Filiz Besim, “Ülke şartları yettiğince hemşirelerin sorunlarını çözmelisiniz. Yasaklama yöntemi tamam değil. Onları üzüyor, kırıyor, çalışma barışını bozuyorsunuz” dedi.
Hemşirelerin en kırgın olduğu konunun “mama skandalı” olduğunu da söyleyen Filiz Besim, “Bu skandaldan sonra sağlık sistemi ekstra bir yara aldı. Sistem çöktü, enkazın altında hemşireler kaldı. Çocuk Yoğun Bakım Servisi’nin de kanatları kırıldı” diye konuştu.
Sağlık Bakanlığı’nın bu olayın hemen sonrasında kendi içinde bağımsız bir denetleme ve sorgulama kurulu kurması gerektiğini de belirten Besim, bu iç soruşturmadan yargının da yararlanabileceğini ifade etti.
Hemşirelerin kreş, lojman, toplu taşıma ile ilgili beklentilerine de dikkat çeken Filiz Besim, hemşirelik okuyanlara artık burs verilmediğini söyledi.
Nakil Tüzüğü konusunda da konuşan Besim, “Bir hemşirenin nereye gideceği bakanın iki dudağı arasındadır” dedi.
Bağımsız Girne Milletvekili Jale Refik-Rogers, sağlık sistemine erişimde sıkıntılar yaşandığını, kanser, MS, romatizma gibi otoimmün rahatsızlığı olan hastaların kurul süreçlerinde yorulduğunu ifade etti.
Bu süreçlerin sadece hasta için değil hasta yakınları için zor olduğunu dile getiren Jale Refik-Rogers, bu bürokratik sistemlerin “hasta olmayanları bile hasta ettiğini” söyledi.
Hekimlerden randevu alınan sistemi de eleştiren Jale Refik-Rogers, ilaç ücretlerinin hastalara geç ödendiğini, sosyal sigortalı hastaların ilaçlar için yüzde 20’den fazla ödeme yaptığına dair bazı bilgiler de olduğunu belirtti.

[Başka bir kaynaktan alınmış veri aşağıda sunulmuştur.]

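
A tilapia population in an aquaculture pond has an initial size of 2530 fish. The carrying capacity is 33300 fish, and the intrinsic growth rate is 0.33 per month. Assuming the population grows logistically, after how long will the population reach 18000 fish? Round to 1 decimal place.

A = (K − N₀)/N₀ = (33300 − 2530)/2530 = 12.162.
Solve 33300/(1 + 12.162·e^(−0.33t)) = 18000: 1 + 12.162·e^(−0.33t) = 1.85, so e^(−0.33t) = 0.0698895.
−0.33·t = ln(0.0698895) = -2.6608, so t = 2.6608/0.33 = 8.0632.

8.1 months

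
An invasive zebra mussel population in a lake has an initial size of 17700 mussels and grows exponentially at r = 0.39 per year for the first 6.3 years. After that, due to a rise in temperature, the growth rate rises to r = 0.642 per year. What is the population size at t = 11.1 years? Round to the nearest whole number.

4501494 mussels

Phase 1: N(6.3) = 17700·e^(0.39×6.3) = 17700·e^2.457 = 206555.
Phase 2 runs for 11.1 − 6.3 = 4.8 years at r = 0.642.
N(11.1) = 206555·e^(0.642×4.8) = 206555·e^3.082 = 4.501494×10^6.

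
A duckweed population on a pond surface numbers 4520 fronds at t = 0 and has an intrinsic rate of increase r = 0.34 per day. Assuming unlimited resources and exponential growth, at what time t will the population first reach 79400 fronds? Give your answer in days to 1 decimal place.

8.4 days

Set N₀·e^(rt) = 79400: e^(0.34·t) = 79400/4520 = 17.566.
0.34·t = ln(17.566) = 2.866, so t = 2.866/0.34 = 8.4294.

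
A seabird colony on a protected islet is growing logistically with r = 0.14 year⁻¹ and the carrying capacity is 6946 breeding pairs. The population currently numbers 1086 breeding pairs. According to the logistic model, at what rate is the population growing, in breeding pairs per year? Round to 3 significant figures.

128 breeding pairs per year

dN/dt = rN(1 − N/K) = 0.14 × 1086 × (1 − 1086/6946).
1 − 1086/6946 = 0.84365; dN/dt = 0.14 × 1086 × 0.84365 = 128.27.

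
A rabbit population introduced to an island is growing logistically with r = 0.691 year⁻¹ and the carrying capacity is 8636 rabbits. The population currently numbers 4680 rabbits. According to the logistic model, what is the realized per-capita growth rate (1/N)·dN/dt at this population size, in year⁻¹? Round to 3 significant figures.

(1/N)·dN/dt = r(1 − N/K) = 0.691 × (1 − 4680/8636).
= 0.691 × 0.45808 = 0.31653.

0.317 per year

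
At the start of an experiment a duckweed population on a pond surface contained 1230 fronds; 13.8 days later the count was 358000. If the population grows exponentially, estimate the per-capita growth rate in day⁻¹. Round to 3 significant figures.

From N(t) = N₀·e^(rt): e^(r·13.8) = 358000/1230 = 291.06.
r·13.8 = ln(291.06) = 5.6735, so r = 5.6735/13.8 = 0.41112.

0.411 per day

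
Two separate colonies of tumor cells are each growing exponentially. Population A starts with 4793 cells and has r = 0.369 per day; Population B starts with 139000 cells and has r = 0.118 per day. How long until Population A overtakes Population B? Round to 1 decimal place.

Set 4793·e^(0.369t) = 139000·e^(0.118t).
e^((0.369 − 0.118)t) = 139000/4793 → e^(0.251·t) = 29.001.
0.251·t = ln(29.001) = 3.3673, so t = 3.3673/0.251 = 13.416.

13.4 days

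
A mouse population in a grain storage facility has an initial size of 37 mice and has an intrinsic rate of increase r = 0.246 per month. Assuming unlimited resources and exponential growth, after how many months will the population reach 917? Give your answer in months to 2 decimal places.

13.05 months

Set N₀·e^(rt) = 917: e^(0.246·t) = 917/37 = 24.784.
0.246·t = ln(24.784) = 3.2102, so t = 3.2102/0.246 = 13.05.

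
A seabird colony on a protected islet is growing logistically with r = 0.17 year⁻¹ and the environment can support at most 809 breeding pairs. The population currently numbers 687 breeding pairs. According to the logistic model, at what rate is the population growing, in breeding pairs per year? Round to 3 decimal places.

dN/dt = rN(1 − N/K) = 0.17 × 687 × (1 − 687/809).
1 − 687/809 = 0.1508; dN/dt = 0.17 × 687 × 0.1508 = 17.612.

17.612 breeding pairs per year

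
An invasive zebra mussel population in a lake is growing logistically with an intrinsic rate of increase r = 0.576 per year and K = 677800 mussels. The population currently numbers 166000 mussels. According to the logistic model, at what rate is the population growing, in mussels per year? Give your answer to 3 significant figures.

dN/dt = rN(1 − N/K) = 0.576 × 166000 × (1 − 166000/677800).
1 − 166000/677800 = 0.75509; dN/dt = 0.576 × 166000 × 0.75509 = 72199.

72200 mussels per year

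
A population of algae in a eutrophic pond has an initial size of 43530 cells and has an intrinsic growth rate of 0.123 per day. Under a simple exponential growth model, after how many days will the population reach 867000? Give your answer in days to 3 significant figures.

24.3 days

Set N₀·e^(rt) = 867000: e^(0.123·t) = 867000/43530 = 19.917.
0.123·t = ln(19.917) = 2.9916, so t = 2.9916/0.123 = 24.322.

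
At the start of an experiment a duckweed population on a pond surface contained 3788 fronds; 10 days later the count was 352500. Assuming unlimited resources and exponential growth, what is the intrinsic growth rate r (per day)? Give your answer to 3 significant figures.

From N(t) = N₀·e^(rt): e^(r·10) = 352500/3788 = 93.057.
r·10 = ln(93.057) = 4.5332, so r = 4.5332/10 = 0.45332.

0.453 per day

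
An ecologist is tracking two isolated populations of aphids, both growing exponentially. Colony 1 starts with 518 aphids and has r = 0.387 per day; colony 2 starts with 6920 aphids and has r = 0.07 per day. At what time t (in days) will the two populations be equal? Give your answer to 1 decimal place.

Set 518·e^(0.387t) = 6920·e^(0.07t).
e^((0.387 − 0.07)t) = 6920/518 → e^(0.317·t) = 13.359.
0.317·t = ln(13.359) = 2.5922, so t = 2.5922/0.317 = 8.1773.

8.2 days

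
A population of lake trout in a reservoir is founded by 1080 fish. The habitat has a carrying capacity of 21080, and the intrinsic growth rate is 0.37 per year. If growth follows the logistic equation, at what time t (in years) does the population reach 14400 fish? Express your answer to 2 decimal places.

A = (K − N₀)/N₀ = (21080 − 1080)/1080 = 18.519.
Solve 21080/(1 + 18.519·e^(−0.37t)) = 14400: 1 + 18.519·e^(−0.37t) = 1.4639, so e^(−0.37t) = 0.02505.
−0.37·t = ln(0.02505) = -3.6869, so t = 3.6869/0.37 = 9.9645.

9.96 years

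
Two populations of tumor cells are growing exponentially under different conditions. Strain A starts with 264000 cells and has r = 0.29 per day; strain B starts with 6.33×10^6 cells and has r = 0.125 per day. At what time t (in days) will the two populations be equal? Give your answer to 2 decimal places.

19.26 days

Set 264000·e^(0.29t) = 6.33×10^6·e^(0.125t).
e^((0.29 − 0.125)t) = 6.33×10^6/264000 → e^(0.165·t) = 23.977.
0.165·t = ln(23.977) = 3.1771, so t = 3.1771/0.165 = 19.255.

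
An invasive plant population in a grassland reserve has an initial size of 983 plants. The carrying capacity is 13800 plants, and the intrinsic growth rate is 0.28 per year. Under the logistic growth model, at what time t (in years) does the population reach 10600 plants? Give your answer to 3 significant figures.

13.4 years

A = (K − N₀)/N₀ = (13800 − 983)/983 = 13.039.
Solve 13800/(1 + 13.039·e^(−0.28t)) = 10600: 1 + 13.039·e^(−0.28t) = 1.3019, so e^(−0.28t) = 0.0231532.
−0.28·t = ln(0.0231532) = -3.7656, so t = 3.7656/0.28 = 13.449.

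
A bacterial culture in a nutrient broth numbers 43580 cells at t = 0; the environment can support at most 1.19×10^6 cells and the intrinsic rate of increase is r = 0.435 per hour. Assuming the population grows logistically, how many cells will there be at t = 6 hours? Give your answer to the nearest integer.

A = (K − N₀)/N₀ = (1.19×10^6 − 43580)/43580 = 26.306.
N(t) = K/(1 + A·e^(−rt)) = 1.19×10^6/(1 + 26.306×e^(−0.435×6)).
e^(−2.61) = 0.073535; denominator = 1 + 26.306×0.073535 = 2.9344.
N = 1.19×10^6/2.9344 = 405533.

405533 cells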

Sevkler için yapılan kurulların da karmaşık olduğunu, bazı durumlarda hastaların hayatını bile kaybettiğini söyleyen Rogers, İlaç Eczacılık Dairesi’nin verimli çalışamadığını bu yönde yasal bir düzenlemeye ihtiyaç olduğunu kaydetti.
Rogers, “Bu daireyi daha güncel, daha çağdaş bir düzene koymak gerek. Burasının geçici işçilerle çalışan bir yer olmasının önüne geçilmeli” dedi.
KKTC’de ilaç konusunda bir kriz masası kurulması gerektiğini belirten, dünyada bu konudaki gelişmelere işaret eden Jale Refik-Rogers, ülkede ilaç üretiminde parlak bir tarihçe olmadığını, bu mekanizmanın yeniden kurulması gerektiğini de ifade etti.
“HIV pozitif” olanlarla ilgili de konuşan Rogers, bu insanların ülkeden deport edilmesinin insan hakkı ihlali olduğunu kaydederek, deport edileceğini bilenlerin kayıt dışı yaşama düşebileceği konusunda da uyarı yaptı.